Key TakeawaysAlgorithmic bias is harmful to teenagers who spend a lot of time on the internet, experts say.Twitter users recently encountered a problem in which Black faces were culled in favor of white ones.Teenagers' developing brains may be particularly susceptible to the damaging effects of algorithmic bias, researchers say. Klaus Vedfelt / Getty Images
The prejudice baked into some technology, known as algorithmic bias, can be harmful to many groups, but experts say it's particularly damaging to teens.
Algorithmic bias, when computer systems show prejudiced results, is a growing problem. Twitter users recently found an example of bias on the platform when an image-detection algorithm that crops photos was cutting out Black faces in favor of white ones. The company apologized for the issue, but has not yet released a fix. It's an example of the bias that teenagers face when they go online, which they do more than any other age group, experts say.
"Most teens are unaware that social media companies have them in place to promote specific content that they think users will like [in order] to get them to stay as long as possible on the platform," Dr. Mai-Ly Nguyen Steers, assistant professor in the School of Nursing at Duquesne University who studies social media usage among adolescents/college students, said in an email interview.
"Even if there is some level of consciousness about the algorithm, the effect of not getting enough likes and comments is still powerful and can affect teens' self-esteem," added Steers.
Algorithmic bias may affect teens in unforeseen ways since their prefrontal cortex is still developing, Mikaela Pisani, Chief Data Scientist at Rootstrap, explained in an email interview.
"The effect of not getting enough likes and comments is still powerful and can affect teens' self-esteem."
"Teens are especially vulnerable to the phenomenon of the 'Social Factory', where algorithms create societal clusters on online platforms, leading to anxiety and depression if the teen's needs of social approval are not met," said Pisani. "Algorithms simplify based on previous imperfect data—leading to an overrepresentation of stereotypes at the expense of more nuanced approaches to identity formation.
"Taking the broader viewpoint, we are also left to question, as a society, if we want algorithms shaping our teens' journeys into adulthood, and does this system even support rather than stifle individual personal growth?"
Because of these problems, there's a growing need to keep teenagers in mind when designing algorithms, experts say.
"Based on input from developmental specialists, data scientists, and youth advocates, 21st-century policies around data privacy and algorithmic design could also be constructed with adolescents' particular needs in mind," Avriel Epps-Darling, a doctoral student at Harvard, wrote recently. "If we instead continue to downplay or ignore the ways that teens are vulnerable to algorithmic racism, the harms are likely to reverberate through generations to come."
Until there is a solution, some researchers are trying to find ways to lessen the damage done to young people by biased algorithms.
"Interventions have been focused on making teens recognize their social media patterns are negatively impacting their mental health and trying to come up with strategies to mitigate that (e.g., reduced social media use)," Steers said.
"Some of the college students we have interviewed have indicated they feel compelled to generate content to remain "relevant," even if they do not want to go out or post," she continued. "However, they feel they need to generate content to maintain their connections with their followers or friends."
The ultimate answer could be removing human bias from computers.
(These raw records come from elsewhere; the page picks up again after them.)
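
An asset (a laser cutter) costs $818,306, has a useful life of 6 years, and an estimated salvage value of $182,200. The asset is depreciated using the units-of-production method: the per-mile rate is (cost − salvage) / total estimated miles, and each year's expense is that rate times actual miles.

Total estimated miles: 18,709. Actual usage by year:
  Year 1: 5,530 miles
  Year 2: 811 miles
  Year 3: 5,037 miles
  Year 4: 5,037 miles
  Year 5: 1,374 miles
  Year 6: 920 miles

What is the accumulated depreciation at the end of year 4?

$558,110

Depreciable base = $818,306 − $182,200 = $636,106.
Rate = $636,106 / 18,709 miles = $34 per mile.
Year 1: 5,530 × $34 = $188,020. Book value $630,286.
Year 2: 811 × $34 = $27,574. Book value $602,712.
Year 3: 5,037 × $34 = $171,258. Book value $431,454.
Year 4: 5,037 × $34 = $171,258. Book value $260,196.
Accumulated through year 4 = $818,306 − $260,196 = $558,110.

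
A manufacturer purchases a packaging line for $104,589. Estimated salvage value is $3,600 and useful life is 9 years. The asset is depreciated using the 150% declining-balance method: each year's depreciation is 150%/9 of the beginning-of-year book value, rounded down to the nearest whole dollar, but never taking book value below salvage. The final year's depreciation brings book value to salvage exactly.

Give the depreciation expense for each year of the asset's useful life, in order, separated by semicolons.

Depreciable base = $104,589 − $3,600 = $100,989.
Year 1: ⌊$104,589 × 150%/9⌋ = $17,431. Book value $87,158.
Year 2: ⌊$87,158 × 150%/9⌋ = $14,526. Book value $72,632.
Year 3: ⌊$72,632 × 150%/9⌋ = $12,105. Book value $60,527.
Year 4: ⌊$60,527 × 150%/9⌋ = $10,087. Book value $50,440.
Year 5: ⌊$50,440 × 150%/9⌋ = $8,406. Book value $42,034.
Year 6: ⌊$42,034 × 150%/9⌋ = $7,005. Book value $35,029.
Year 7: ⌊$35,029 × 150%/9⌋ = $5,838. Book value $29,191.
Year 8: ⌊$29,191 × 150%/9⌋ = $4,865. Book value $24,326.
Year 9 (final): $24,326 − $3,600 = $20,726. Book value $3,600.

$17,431; $14,526; $12,105; $10,087; $8,406; $7,005; $5,838; $4,865; $20,726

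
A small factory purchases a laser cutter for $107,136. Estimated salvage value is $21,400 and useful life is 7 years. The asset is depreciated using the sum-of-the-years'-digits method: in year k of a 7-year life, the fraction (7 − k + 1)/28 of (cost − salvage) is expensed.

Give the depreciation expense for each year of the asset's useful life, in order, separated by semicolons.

$21,434; $18,372; $15,310; $12,248; $9,186; $6,124; $3,062

Depreciable base = $107,136 − $21,400 = $85,736.
Sum of the years' digits = 7+6+5+4+3+2+1 = 28.
Year 1: $85,736 × 7/28 = $21,434. Book value $85,702.
Year 2: $85,736 × 6/28 = $18,372. Book value $67,330.
Year 3: $85,736 × 5/28 = $15,310. Book value $52,020.
Year 4: $85,736 × 4/28 = $12,248. Book value $39,772.
Year 5: $85,736 × 3/28 = $9,186. Book value $30,586.
Year 6: $85,736 × 2/28 = $6,124. Book value $24,462.
Year 7: $85,736 × 1/28 = $3,062. Book value $21,400.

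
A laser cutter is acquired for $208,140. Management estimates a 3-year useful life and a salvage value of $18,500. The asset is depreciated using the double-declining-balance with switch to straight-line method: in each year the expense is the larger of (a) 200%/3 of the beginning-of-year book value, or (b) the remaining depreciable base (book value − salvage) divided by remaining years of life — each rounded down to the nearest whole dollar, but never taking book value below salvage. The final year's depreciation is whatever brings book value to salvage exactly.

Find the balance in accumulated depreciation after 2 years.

$185,013

Depreciable base = $208,140 − $18,500 = $189,640.
Year 1: DB = ⌊$208,140 × 200%/3⌋ = $138,760; SL = ⌊$189,640/3⌋ = $63,213 → take DB $138,760. Book value $69,380.
Year 2: DB = ⌊$69,380 × 200%/3⌋ = $46,253; SL = ⌊$50,880/2⌋ = $25,440 → take DB $46,253. Book value $23,127.
Accumulated through year 2 = $208,140 − $23,127 = $185,013.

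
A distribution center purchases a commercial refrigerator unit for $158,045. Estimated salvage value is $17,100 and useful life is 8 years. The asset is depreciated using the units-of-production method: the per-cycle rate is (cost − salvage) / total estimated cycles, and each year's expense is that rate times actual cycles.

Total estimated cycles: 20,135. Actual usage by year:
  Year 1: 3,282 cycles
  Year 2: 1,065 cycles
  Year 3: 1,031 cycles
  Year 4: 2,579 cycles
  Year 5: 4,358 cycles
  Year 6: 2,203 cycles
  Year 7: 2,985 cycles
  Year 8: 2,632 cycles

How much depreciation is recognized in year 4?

$18,053

Depreciable base = $158,045 − $17,100 = $140,945.
Rate = $140,945 / 20,135 cycles = $7 per cycle.
Year 1: 3,282 × $7 = $22,974. Book value $135,071.
Year 2: 1,065 × $7 = $7,455. Book value $127,616.
Year 3: 1,031 × $7 = $7,217. Book value $120,399.
Year 4: 2,579 × $7 = $18,053. Book value $102,346.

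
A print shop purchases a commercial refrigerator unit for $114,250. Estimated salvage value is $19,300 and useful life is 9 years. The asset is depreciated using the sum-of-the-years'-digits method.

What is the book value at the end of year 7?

$25,630

Depreciable base = $114,250 − $19,300 = $94,950.
Sum of the years' digits = 9+8+7+6+5+4+3+2+1 = 45.
Year 1: $94,950 × 9/45 = $18,990. Book value $95,260.
Year 2: $94,950 × 8/45 = $16,880. Book value $78,380.
Year 3: $94,950 × 7/45 = $14,770. Book value $63,610.
Year 4: $94,950 × 6/45 = $12,660. Book value $50,950.
Year 5: $94,950 × 5/45 = $10,550. Book value $40,400.
Year 6: $94,950 × 4/45 = $8,440. Book value $31,960.
Year 7: $94,950 × 3/45 = $6,330. Book value $25,630.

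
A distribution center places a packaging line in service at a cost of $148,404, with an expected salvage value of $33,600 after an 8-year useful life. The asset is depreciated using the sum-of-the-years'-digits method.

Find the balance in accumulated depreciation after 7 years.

Depreciable base = $148,404 − $33,600 = $114,804.
Sum of the years' digits = 8+7+6+5+4+3+2+1 = 36.
Year 1: $114,804 × 8/36 = $25,512. Book value $122,892.
Year 2: $114,804 × 7/36 = $22,323. Book value $100,569.
Year 3: $114,804 × 6/36 = $19,134. Book value $81,435.
Year 4: $114,804 × 5/36 = $15,945. Book value $65,490.
Year 5: $114,804 × 4/36 = $12,756. Book value $52,734.
Year 6: $114,804 × 3/36 = $9,567. Book value $43,167.
Year 7: $114,804 × 2/36 = $6,378. Book value $36,789.
Accumulated through year 7 = $148,404 − $36,789 = $111,615.

$111,615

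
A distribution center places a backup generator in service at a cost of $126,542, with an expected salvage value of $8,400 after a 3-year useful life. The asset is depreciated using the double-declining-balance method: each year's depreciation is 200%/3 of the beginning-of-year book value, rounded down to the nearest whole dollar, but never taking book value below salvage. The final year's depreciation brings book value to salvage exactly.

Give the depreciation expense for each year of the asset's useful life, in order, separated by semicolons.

Depreciable base = $126,542 − $8,400 = $118,142.
Year 1: ⌊$126,542 × 200%/3⌋ = $84,361. Book value $42,181.
Year 2: ⌊$42,181 × 200%/3⌋ = $28,120. Book value $14,061.
Year 3 (final): $14,061 − $8,400 = $5,661. Book value $8,400.

$84,361; $28,120; $5,661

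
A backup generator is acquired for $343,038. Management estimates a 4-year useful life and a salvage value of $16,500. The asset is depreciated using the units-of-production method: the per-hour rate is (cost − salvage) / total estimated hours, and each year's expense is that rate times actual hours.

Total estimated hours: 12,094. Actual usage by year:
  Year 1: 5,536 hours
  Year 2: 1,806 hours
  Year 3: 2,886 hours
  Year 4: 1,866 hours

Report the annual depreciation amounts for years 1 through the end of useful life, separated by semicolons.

$149,472; $48,762; $77,922; $50,382

Depreciable base = $343,038 − $16,500 = $326,538.
Rate = $326,538 / 12,094 hours = $27 per hour.
Year 1: 5,536 × $27 = $149,472. Book value $193,566.
Year 2: 1,806 × $27 = $48,762. Book value $144,804.
Year 3: 2,886 × $27 = $77,922. Book value $66,882.
Year 4: 1,866 × $27 = $50,382. Book value $16,500.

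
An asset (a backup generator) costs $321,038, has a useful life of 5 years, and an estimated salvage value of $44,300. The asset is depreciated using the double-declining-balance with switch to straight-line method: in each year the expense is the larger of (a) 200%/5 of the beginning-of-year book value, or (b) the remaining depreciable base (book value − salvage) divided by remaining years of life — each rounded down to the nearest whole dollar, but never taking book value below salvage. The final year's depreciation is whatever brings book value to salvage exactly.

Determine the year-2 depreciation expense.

Depreciable base = $321,038 − $44,300 = $276,738.
Year 1: DB = ⌊$321,038 × 200%/5⌋ = $128,415; SL = ⌊$276,738/5⌋ = $55,347 → take DB $128,415. Book value $192,623.
Year 2: DB = ⌊$192,623 × 200%/5⌋ = $77,049; SL = ⌊$148,323/4⌋ = $37,080 → take DB $77,049. Book value $115,574.

$77,049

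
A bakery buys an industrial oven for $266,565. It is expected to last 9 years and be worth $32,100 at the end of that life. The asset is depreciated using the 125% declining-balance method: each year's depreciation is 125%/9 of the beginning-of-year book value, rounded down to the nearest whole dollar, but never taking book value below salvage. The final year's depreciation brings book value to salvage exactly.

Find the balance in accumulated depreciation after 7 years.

Depreciable base = $266,565 − $32,100 = $234,465.
Year 1: ⌊$266,565 × 125%/9⌋ = $37,022. Book value $229,543.
Year 2: ⌊$229,543 × 125%/9⌋ = $31,880. Book value $197,663.
Year 3: ⌊$197,663 × 125%/9⌋ = $27,453. Book value $170,210.
Year 4: ⌊$170,210 × 125%/9⌋ = $23,640. Book value $146,570.
Year 5: ⌊$146,570 × 125%/9⌋ = $20,356. Book value $126,214.
Year 6: ⌊$126,214 × 125%/9⌋ = $17,529. Book value $108,685.
Year 7: ⌊$108,685 × 125%/9⌋ = $15,095. Book value $93,590.
Accumulated through year 7 = $266,565 − $93,590 = $172,975.

$172,975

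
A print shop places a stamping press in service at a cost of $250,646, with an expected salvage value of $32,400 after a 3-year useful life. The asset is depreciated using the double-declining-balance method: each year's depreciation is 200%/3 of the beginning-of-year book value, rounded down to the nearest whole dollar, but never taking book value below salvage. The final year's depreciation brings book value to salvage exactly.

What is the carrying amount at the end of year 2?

$32,400

Depreciable base = $250,646 − $32,400 = $218,246.
Year 1: ⌊$250,646 × 200%/3⌋ = $167,097. Book value $83,549.
Year 2: ⌊$83,549 × 200%/3⌋ = $55,699, capped at $51,149. Book value $32,400.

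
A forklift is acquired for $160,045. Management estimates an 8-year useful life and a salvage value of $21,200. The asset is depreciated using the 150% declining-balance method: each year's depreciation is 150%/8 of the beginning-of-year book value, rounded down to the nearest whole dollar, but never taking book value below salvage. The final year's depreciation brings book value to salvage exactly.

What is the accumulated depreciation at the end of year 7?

$122,632

Depreciable base = $160,045 − $21,200 = $138,845.
Year 1: ⌊$160,045 × 150%/8⌋ = $30,008. Book value $130,037.
Year 2: ⌊$130,037 × 150%/8⌋ = $24,381. Book value $105,656.
Year 3: ⌊$105,656 × 150%/8⌋ = $19,810. Book value $85,846.
Year 4: ⌊$85,846 × 150%/8⌋ = $16,096. Book value $69,750.
Year 5: ⌊$69,750 × 150%/8⌋ = $13,078. Book value $56,672.
Year 6: ⌊$56,672 × 150%/8⌋ = $10,626. Book value $46,046.
Year 7: ⌊$46,046 × 150%/8⌋ = $8,633. Book value $37,413.
Accumulated through year 7 = $160,045 − $37,413 = $122,632.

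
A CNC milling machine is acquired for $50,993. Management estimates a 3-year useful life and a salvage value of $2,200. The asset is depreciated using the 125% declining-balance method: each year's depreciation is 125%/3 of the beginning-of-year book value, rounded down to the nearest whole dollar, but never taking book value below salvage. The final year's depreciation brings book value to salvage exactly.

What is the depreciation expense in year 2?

$12,394

Depreciable base = $50,993 − $2,200 = $48,793.
Year 1: ⌊$50,993 × 125%/3⌋ = $21,247. Book value $29,746.
Year 2: ⌊$29,746 × 125%/3⌋ = $12,394. Book value $17,352.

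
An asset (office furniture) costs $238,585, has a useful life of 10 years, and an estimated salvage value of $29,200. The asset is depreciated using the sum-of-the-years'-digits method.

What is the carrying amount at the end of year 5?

Depreciable base = $238,585 − $29,200 = $209,385.
Sum of the years' digits = 10+9+8+7+6+5+4+3+2+1 = 55.
Year 1: $209,385 × 10/55 = $38,070. Book value $200,515.
Year 2: $209,385 × 9/55 = $34,263. Book value $166,252.
Year 3: $209,385 × 8/55 = $30,456. Book value $135,796.
Year 4: $209,385 × 7/55 = $26,649. Book value $109,147.
Year 5: $209,385 × 6/55 = $22,842. Book value $86,305.

$86,305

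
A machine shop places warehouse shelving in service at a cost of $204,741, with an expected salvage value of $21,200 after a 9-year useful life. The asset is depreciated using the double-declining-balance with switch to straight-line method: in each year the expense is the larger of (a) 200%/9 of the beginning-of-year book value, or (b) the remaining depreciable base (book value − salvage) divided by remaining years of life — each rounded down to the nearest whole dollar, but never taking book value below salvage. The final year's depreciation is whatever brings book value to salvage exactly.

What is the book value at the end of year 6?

Depreciable base = $204,741 − $21,200 = $183,541.
Year 1: DB = ⌊$204,741 × 200%/9⌋ = $45,498; SL = ⌊$183,541/9⌋ = $20,393 → take DB $45,498. Book value $159,243.
Year 2: DB = ⌊$159,243 × 200%/9⌋ = $35,387; SL = ⌊$138,043/8⌋ = $17,255 → take DB $35,387. Book value $123,856.
Year 3: DB = ⌊$123,856 × 200%/9⌋ = $27,523; SL = ⌊$102,656/7⌋ = $14,665 → take DB $27,523. Book value $96,333.
Year 4: DB = ⌊$96,333 × 200%/9⌋ = $21,407; SL = ⌊$75,133/6⌋ = $12,522 → take DB $21,407. Book value $74,926.
Year 5: DB = ⌊$74,926 × 200%/9⌋ = $16,650; SL = ⌊$53,726/5⌋ = $10,745 → take DB $16,650. Book value $58,276.
Year 6: DB = ⌊$58,276 × 200%/9⌋ = $12,950; SL = ⌊$37,076/4⌋ = $9,269 → take DB $12,950. Book value $45,326.

$45,326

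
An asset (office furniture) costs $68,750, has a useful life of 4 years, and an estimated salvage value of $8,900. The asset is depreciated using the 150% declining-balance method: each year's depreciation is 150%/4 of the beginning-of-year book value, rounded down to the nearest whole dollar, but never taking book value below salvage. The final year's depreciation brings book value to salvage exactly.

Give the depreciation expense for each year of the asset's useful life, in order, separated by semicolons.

Depreciable base = $68,750 − $8,900 = $59,850.
Year 1: ⌊$68,750 × 150%/4⌋ = $25,781. Book value $42,969.
Year 2: ⌊$42,969 × 150%/4⌋ = $16,113. Book value $26,856.
Year 3: ⌊$26,856 × 150%/4⌋ = $10,071. Book value $16,785.
Year 4 (final): $16,785 − $8,900 = $7,885. Book value $8,900.

$25,781; $16,113; $10,071; $7,885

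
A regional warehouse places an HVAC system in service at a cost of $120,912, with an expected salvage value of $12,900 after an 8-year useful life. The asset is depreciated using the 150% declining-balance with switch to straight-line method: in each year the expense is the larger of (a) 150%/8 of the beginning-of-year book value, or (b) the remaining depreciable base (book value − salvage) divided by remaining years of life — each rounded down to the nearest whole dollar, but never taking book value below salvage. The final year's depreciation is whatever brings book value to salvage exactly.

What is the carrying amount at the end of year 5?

Depreciable base = $120,912 − $12,900 = $108,012.
Year 1: DB = ⌊$120,912 × 150%/8⌋ = $22,671; SL = ⌊$108,012/8⌋ = $13,501 → take DB $22,671. Book value $98,241.
Year 2: DB = ⌊$98,241 × 150%/8⌋ = $18,420; SL = ⌊$85,341/7⌋ = $12,191 → take DB $18,420. Book value $79,821.
Year 3: DB = ⌊$79,821 × 150%/8⌋ = $14,966; SL = ⌊$66,921/6⌋ = $11,153 → take DB $14,966. Book value $64,855.
Year 4: DB = ⌊$64,855 × 150%/8⌋ = $12,160; SL = ⌊$51,955/5⌋ = $10,391 → take DB $12,160. Book value $52,695.
Year 5: DB = ⌊$52,695 × 150%/8⌋ = $9,880; SL = ⌊$39,795/4⌋ = $9,948 → take SL $9,948. Book value $42,747.

$42,747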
But since programmers are only human, that's a tough challenge, experts say.
One possible solution is to develop computers that are decentralized and programmed to forget things that they have learned, says John Suit, Chief Technology Officer at robotics firm KODA.
"Through a decentralized network, data, and the analytics of that data, are being compiled and analyzed from multiple points," Suit said in an email interview. "Data is being collected and processed not from a single AI mind processing within the limits of its algorithm, but hundreds or even thousands.
"As that data is collected and analyzed, old "conclusions" or superfluous data is forgotten. Through this system, an algorithm that may have started with bias will eventually correct and replace that bias if it proves to be wrong."
While bias may be an age-old problem, there may be ways to combat it, at least online. Designing computers that shed our prejudices is the first step.